George W. Bush lance un avertissement à la Turquie Mise à jour le dimanche 23 mars 2003, 15 h 54 . Le président américain, George W. Bush, a lancé dimanche un avertissement à la Turquie en la mettant en garde contre tout envoi de troupes turques dans le nord de l'Irak. «Nous avons fait savoir très clairement aux Turcs que nous attendions d'eux qu'ils n'entrent pas dans le nord de l'Irak», a déclaré M. Bush. Le ministre belge des Affaires étrangères, Louis Michel, a prévenu pour sa part qu'il serait «impensable» d'admettre la Turquie au sein de l'Union européenne si Ankara défiait les États-Unis et l'OTAN en envoyant des troupes en Irak.
Le ministre irakien des Affaires étrangères, Naji Sabr, a également mis en garde la Turquie contre une incursion en Irak, affirmant qu'elle «paierait très cher» le prix d'un tel acte, dans une déclaration à la presse à l'issue d'une réunion de la Ligue arabe au Caire.

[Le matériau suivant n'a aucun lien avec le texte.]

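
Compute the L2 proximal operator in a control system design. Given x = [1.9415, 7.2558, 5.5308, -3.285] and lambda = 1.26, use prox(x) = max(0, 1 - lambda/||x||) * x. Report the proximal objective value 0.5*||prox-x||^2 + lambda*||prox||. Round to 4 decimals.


Step 1: Compute ||x||.
||x|| = 9.8892
Step 2: Compute scaling factor.
scale = max(0, 1 - 1.26/9.8892) = 0.8726
Step 3: prox(x) = [1.6941, 6.3313, 4.8261, -2.8665]
||prox(x)|| = 8.6292
Step 4: Proximal objective.
0.5*||prox-x||^2 = 0.7938
lambda*||prox|| = 10.8728
Total = 11.6666


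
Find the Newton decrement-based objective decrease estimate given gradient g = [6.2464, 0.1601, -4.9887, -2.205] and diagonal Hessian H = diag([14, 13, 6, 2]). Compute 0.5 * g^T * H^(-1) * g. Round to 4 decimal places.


Step 1: H is diagonal, so H^(-1) * g = [0.4462, 0.0123, -0.8315, -1.1025].
Step 2: g^T H^(-1) g = sum_i g_i^2 / H_ii
  = (6.2464)^2/14 + (0.1601)^2/13 + (-4.9887)^2/6 + (-2.205)^2/2
  = 2.787 + 0.002 + 4.1479 + 2.431 = 9.3678
Step 3: Objective decrease = 0.5 * g^T H^(-1) g = 4.6839


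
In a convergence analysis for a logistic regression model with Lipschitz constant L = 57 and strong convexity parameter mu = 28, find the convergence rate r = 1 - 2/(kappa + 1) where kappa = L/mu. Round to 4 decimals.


Step 1: Compute the condition number.
kappa = L/mu = 57/28 = 2.0357
Step 2: Compute the convergence rate.
r = 1 - 2/(kappa + 1) = 1 - 2*mu/(L + mu) = (L - mu)/(L + mu) = 29/85 = 0.3412


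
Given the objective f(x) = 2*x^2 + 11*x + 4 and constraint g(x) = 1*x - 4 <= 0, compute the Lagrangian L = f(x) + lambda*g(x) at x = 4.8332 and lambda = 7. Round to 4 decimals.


Step 1: Evaluate f(x).
f(4.8332) = 2*4.8332^2 + 11*4.8332 + 4 = 103.8848
Step 2: Evaluate g(x).
g(4.8332) = 1*4.8332 - 4 = 0.8332
Step 3: Compute Lagrangian.
L = 103.8848 + 7*0.8332 = 109.7172


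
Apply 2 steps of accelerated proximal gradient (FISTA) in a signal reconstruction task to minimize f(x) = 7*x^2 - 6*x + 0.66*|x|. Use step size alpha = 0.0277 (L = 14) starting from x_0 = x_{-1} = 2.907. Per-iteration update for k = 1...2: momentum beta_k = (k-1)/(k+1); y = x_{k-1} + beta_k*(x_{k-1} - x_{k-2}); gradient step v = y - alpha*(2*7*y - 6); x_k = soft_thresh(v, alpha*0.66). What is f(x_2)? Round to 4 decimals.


FISTA on f(x) = 7*x^2 - 6*x + 0.66*|x|
L = 14, alpha = 0.0277
Iteration 1: beta = 0.0, y = 2.907 + 0.0*(2.907 - 2.907) = 2.907
  grad(y) = 34.698, v = y - alpha*grad = 1.9459
  prox(v) = soft_thresh(1.9459, 0.0183) = 1.9276
Iteration 2: beta = 0.3333, y = 1.9276 + 0.3333*(1.9276 - 2.907) = 1.6011
  grad(y) = 16.4156, v = y - alpha*grad = 1.1464
  prox(v) = soft_thresh(1.1464, 0.0183) = 1.1281
f(x_2) = 7*1.1281^2 - 6*1.1281 + 0.66*|1.1281| = 2.8844


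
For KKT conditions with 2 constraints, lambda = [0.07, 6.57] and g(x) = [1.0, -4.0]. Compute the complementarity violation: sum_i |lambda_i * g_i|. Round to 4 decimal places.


KKT complementary slackness check:
lambda_1 * g_1 = 0.07 * 1.0 = 0.07
lambda_2 * g_2 = 6.57 * -4.0 = -26.28
Total violation = 0.07 + 26.28 = 26.35


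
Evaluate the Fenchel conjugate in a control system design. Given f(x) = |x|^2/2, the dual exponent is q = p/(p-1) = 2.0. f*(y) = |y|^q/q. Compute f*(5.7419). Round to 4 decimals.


The conjugate exponent q satisfies 1/p + 1/q = 1.
p = 2, so q = 2/(2 - 1) = 2.0
|y|^q = 5.7419^2.0 = 32.9694
f*(5.7419) = 32.9694 / 2.0 = 16.4847


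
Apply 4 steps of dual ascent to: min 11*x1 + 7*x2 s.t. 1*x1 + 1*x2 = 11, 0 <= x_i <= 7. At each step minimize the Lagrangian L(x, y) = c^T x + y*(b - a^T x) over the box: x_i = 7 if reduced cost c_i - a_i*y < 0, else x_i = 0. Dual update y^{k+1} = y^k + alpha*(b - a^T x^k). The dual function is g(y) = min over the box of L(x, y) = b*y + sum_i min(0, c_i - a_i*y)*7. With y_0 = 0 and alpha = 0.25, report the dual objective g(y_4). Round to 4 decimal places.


Dual ascent for LP: min 11*x1 + 7*x2, 1*x1 + 1*x2 = 11, 0 <= x_i <= 7
Step 1: y^k = 0.0, reduced costs: (11.0, 7.0)
  x^k = (0.0, 0.0), subgradient = b - a^T x = 11.0
  y^{k+1} = 0.0 + 0.25*11.0 = 2.75
Step 2: y^k = 2.75, reduced costs: (8.25, 4.25)
  x^k = (0.0, 0.0), subgradient = b - a^T x = 11.0
  y^{k+1} = 2.75 + 0.25*11.0 = 5.5
Step 3: y^k = 5.5, reduced costs: (5.5, 1.5)
  x^k = (0.0, 0.0), subgradient = b - a^T x = 11.0
  y^{k+1} = 5.5 + 0.25*11.0 = 8.25
Step 4: y^k = 8.25, reduced costs: (2.75, -1.25)
  x^k = (0.0, 7.0), subgradient = b - a^T x = 4.0
  y^{k+1} = 8.25 + 0.25*4.0 = 9.25
Dual objective at y_4 = 9.25: reduced costs (1.75, -2.25), box minimizer x = (0.0, 7.0)
g(y_4) = b*y + (c1 - a1*y)*x1 + (c2 - a2*y)*x2 = 11*9.25 + 1.75*0.0 + (-2.25)*7.0 = 101.75 + 0.0 - 15.75 = 86.0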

 | | Recep Tayyip Erdogan | «La Turquie est en accord avec les États-Unis sur toutes les questions relatives à l'Irak et sur la volonté d'Ankara d'envoyer des troupes dans le nord de ce pays, a déclaré pour sa part le premier ministre turc, Recep Tayyip Erdogan, dans un discours à la nation. «Les arrangements militaires que nous allons faire dans une zone tampon limitée au-delà de la frontière vise à contenir un possible afflux de réfugiés (...) et d'empêcher certaines provocations visant notre sécurité», a-t-il affirmé dans un discours à la nation, dimanche soir. «La présence des soldats turcs dans cette région sera une source de stabilité et de sécurité pour la Turquie et la région», a-t-il estimé.
Ankara avait démenti, samedi, des informations parues dans les médias selon lesquelles plus de 1500 soldats d'élite turcs seraient entrés dans le Kurdistan irakien. Le Parlement turc avait voté la semaine dernière en faveur de l'ouverture de l'espace aérien à l'aviation américaine et pour l'envoi de soldats turcs dans le nord de l'Irak, une région contrôlée par des factions kurdes qui, selon Ankara, pourraient imposer leur autonomie après la chute du régime de Saddam Hussein.